Mirzakhani’s friend Firouz Naderi, the former Director for Solar System Exploration at NASA, broke the news on Instagram Saturday. “A light was turned off today. It breaks my heart ….. gone far too soon,” he wrote.

Mirzakhani had a profound impact in the field of mathematics. A professor at Stanford, the Iranian-born Mirzakhani won the Fields Medal in 2014 for her research on the complex structural configurations known as Riemann surfaces.
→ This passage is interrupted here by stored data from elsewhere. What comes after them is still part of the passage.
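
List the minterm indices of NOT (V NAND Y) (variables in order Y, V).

Σm(3) = (Y AND V)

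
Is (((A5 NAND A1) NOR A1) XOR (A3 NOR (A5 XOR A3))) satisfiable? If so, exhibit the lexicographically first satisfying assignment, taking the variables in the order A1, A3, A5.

A1=0, A3=0, A5=0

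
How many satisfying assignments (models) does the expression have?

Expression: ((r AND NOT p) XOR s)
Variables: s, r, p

Satisfying assignments: (0,1,0), (1,0,0), (1,0,1), (1,1,1)
Count: 4 out of 8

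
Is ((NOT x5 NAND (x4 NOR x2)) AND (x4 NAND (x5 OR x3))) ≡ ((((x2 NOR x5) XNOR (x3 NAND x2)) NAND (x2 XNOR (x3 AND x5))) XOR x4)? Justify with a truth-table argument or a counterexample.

No. Counterexample: with x2=0, x3=1, x4=1, x5=0, Expression 1 = 0 but Expression 2 = 1.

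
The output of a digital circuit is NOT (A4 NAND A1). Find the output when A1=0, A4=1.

Substituting: NOT (1 NAND 0)
= 0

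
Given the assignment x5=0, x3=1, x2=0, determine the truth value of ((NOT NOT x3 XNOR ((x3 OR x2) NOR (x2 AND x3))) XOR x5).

Substituting: ((NOT NOT 1 XNOR ((1 OR 0) NOR (0 AND 1))) XOR 0)
= 0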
Particularly, Mirzakhani’s work concerned the “moduli spaces” of these shapes.

Stanford University told The Guardian that Mirzakhani’s work in mathematics on space and shape had implications in fields ranging from cryptography to the theoretical physics of how the universe came to exist.

She was the first woman to win the Fields Medal, nicknamed the “Nobel Prize for Mathematics.” The win was significant; although women have been contributing to mathematics for centuries, the field is still viewed as predominately male. One need look no further than the Fields Medal itself; the prize was established in 1936.

Mirzakhani was born in 1977 in Tehran. She won two gold medals in the International Mathematical Olympiad as a teen, and earned her PhD at Harvard in 2004. She is survived by her husband, Jan Vondrák, and her daughter, Anahita.